Farblich konnte der Ocio
2016 mit einem dunklen ins Granat laufenden Rubin aufwarten, welches
mich mit seiner außergewöhnlichen Strahlkraft von Anfang an es vermochte mich visuell zu betören.
Huijujui, was für eine von mir ungewohnt schmalzige Aussage ... Wie dem auch sei, die sehr dünn geratenen ziegeligen Anmutungen im coronalen Bereich waren bei dem sonst sehr jugendlichen Eindruck eher zu
vernachlässigen. In meine Nasenflügel strömten satte und lebendig
wirkende Düfte von vollreifen Pflaumen, festem Eukalyptus – Chile
eben, so manchem Veilchen, würziger Tamarindenpaste, vielleicht auch etwas schüchtern wirkender Malventee und leider
offensichtliche Anzeichen einer nougat-nussigen Eichen Röstung der Extraklasse. Am
zweiten Tag konnte der Ocio das reichhaltige Holz etwas besser
managen, doch komplett in den Hintergrund ist sie zu keinem Zeitpunkt
getreten. Der Hauch an ätherische Würze und die Festigkeit vom
feuchten Lehm machten mir wiederum keine wirklichen Sorgen! Am
Gaumen ebenfalls zunächst recht viel vermeintliche Palisander
Kommode mit Nuss-Nougat-Politur aus dänischer edel Produktion. Da der
Ocio über einen entsprechend kräftig aufgebauten Körper verfügte,
wurde dieser meist nicht so glückliche Eindruck auf überraschende
Weise am Gaumen einigermaßen gut „weggesteckt“. Zwar milderten
sich die erwähnten Edelholz Anmutung mit zunehmender
Verkostungsdauer etwas ab, doch letztlich waren diese leider über
den gesamten Verkostungszeitraum von zwei Tagen einfach zu prägend!

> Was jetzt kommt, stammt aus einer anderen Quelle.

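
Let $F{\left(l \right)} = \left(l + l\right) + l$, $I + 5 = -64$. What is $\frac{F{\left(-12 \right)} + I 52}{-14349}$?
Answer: $\frac{1208}{4783} \approx 0.25256$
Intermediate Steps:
$I = -69$ ($I = -5 - 64 = -69$)
$F{\left(l \right)} = 3 l$ ($F{\left(l \right)} = 2 l + l = 3 l$)
$\frac{F{\left(-12 \right)} + I 52}{-14349} = \frac{3 \left(-12\right) - 3588}{-14349} = \left(-36 - 3588\right) \left(- \frac{1}{14349}\right) = \left(-3624\right) \left(- \frac{1}{14349}\right) = \frac{1208}{4783}$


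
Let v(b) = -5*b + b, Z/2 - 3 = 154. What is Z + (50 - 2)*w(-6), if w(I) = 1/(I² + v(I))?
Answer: 1574/5 ≈ 314.80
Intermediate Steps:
Z = 314 (Z = 6 + 2*154 = 6 + 308 = 314)
v(b) = -4*b
w(I) = 1/(I² - 4*I)
Z + (50 - 2)*w(-6) = 314 + (50 - 2)*(1/((-6)*(-4 - 6))) = 314 + 48*(-⅙/(-10)) = 314 + 48*(-⅙*(-⅒)) = 314 + 48*(1/60) = 314 + ⅘ = 1574/5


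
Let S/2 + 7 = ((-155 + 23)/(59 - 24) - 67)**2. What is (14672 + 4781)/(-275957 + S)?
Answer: -23829925/325793417 ≈ -0.073144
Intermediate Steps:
S = 12253908/1225 (S = -14 + 2*((-155 + 23)/(59 - 24) - 67)**2 = -14 + 2*(-132/35 - 67)**2 = -14 + 2*(-2477/35)**2 = -14 + 2*(6135529/1225) = -14 + 12271058/1225 = 12253908/1225 ≈ 10003.)
(14672 + 4781)/(-275957 + S) = (14672 + 4781)/(-275957 + 12253908/1225) = 19453/(-325793417/1225) = 19453*(-1225/325793417) = -23829925/325793417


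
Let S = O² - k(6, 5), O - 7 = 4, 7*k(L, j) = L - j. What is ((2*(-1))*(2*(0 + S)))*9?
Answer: -30456/7 ≈ -4350.9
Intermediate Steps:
k(L, j) = -j/7 + L/7 (k(L, j) = (L - j)/7 = -j/7 + L/7)
O = 11 (O = 7 + 4 = 11)
S = 846/7 (S = 11² - (-⅐*5 + (⅐)*6) = 121 - (-5/7 + 6/7) = 121 - 1*⅐ = 121 - ⅐ = 846/7 ≈ 120.86)
((2*(-1))*(2*(0 + S)))*9 = ((2*(-1))*(2*(0 + 846/7)))*9 = -4*846/7*9 = -2*1692/7*9 = -3384/7*9 = -30456/7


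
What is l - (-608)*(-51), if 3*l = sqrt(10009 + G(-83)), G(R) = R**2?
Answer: -31008 + sqrt(16898)/3 ≈ -30965.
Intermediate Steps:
l = sqrt(16898)/3 (l = sqrt(10009 + (-83)**2)/3 = sqrt(10009 + 6889)/3 = sqrt(16898)/3 ≈ 43.331)
l - (-608)*(-51) = sqrt(16898)/3 - (-608)*(-51) = sqrt(16898)/3 - 1*31008 = sqrt(16898)/3 - 31008 = -31008 + sqrt(16898)/3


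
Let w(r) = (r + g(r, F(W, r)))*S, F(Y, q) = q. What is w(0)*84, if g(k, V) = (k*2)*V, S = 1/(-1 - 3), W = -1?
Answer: 0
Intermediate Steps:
S = -¼ (S = 1/(-4) = -¼ ≈ -0.25000)
g(k, V) = 2*V*k (g(k, V) = (2*k)*V = 2*V*k)
w(r) = -r²/2 - r/4 (w(r) = (r + 2*r*r)*(-¼) = (r + 2*r²)*(-¼) = -r²/2 - r/4)
w(0)*84 = ((¼)*0*(-1 - 2*0))*84 = ((¼)*0*(-1 + 0))*84 = ((¼)*0*(-1))*84 = 0*84 = 0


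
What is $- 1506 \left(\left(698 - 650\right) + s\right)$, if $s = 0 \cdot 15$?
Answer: $-72288$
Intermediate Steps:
$s = 0$
$- 1506 \left(\left(698 - 650\right) + s\right) = - 1506 \left(\left(698 - 650\right) + 0\right) = - 1506 \left(48 + 0\right) = \left(-1506\right) 48 = -72288$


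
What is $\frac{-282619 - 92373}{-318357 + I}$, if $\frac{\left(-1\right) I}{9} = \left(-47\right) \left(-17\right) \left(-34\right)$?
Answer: $\frac{374992}{73863} \approx 5.0769$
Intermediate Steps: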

So störend wie in der Nase waren sie glücklicherweise zu keinem Zeitpunkt. Sonst
wurde der Gaumen von dunklen, leicht angetrockneten, Kirschen und
sattem Pflaumensaft bestimmt. Casablanca typischer Eukalyptus durfte
natürlich auch nicht fehlen. Dazu Tamarindenpaste, schwarze Oliven,
viele Shitake Pilze und möglicherweise die eine oder andere
Tannennadeln. Die Säure präsentierte sich sowohl raffiniert als
auch durchaus lebensbejahend erfrischend … was mich in dieser ausgeprägten Art
überraschte und zu überzeugen vermochte. Strukturell zeigte sich
der Ocio von bestechender Qualität. Sein fester Körper und kantiges
Tannin sprachen mit überzeugender Zunge! Natülich ein gewichtiger
Pinot mit eher eingeschränktem Vermögen an Feingeistigkeit, doch mit
Klasse! Leider hat das überbordende Holz den Gesamteindruck etwas
gestört! Ein sehr anständiges***** Pinot-Potential würde ich ihm
allemal zugestehen!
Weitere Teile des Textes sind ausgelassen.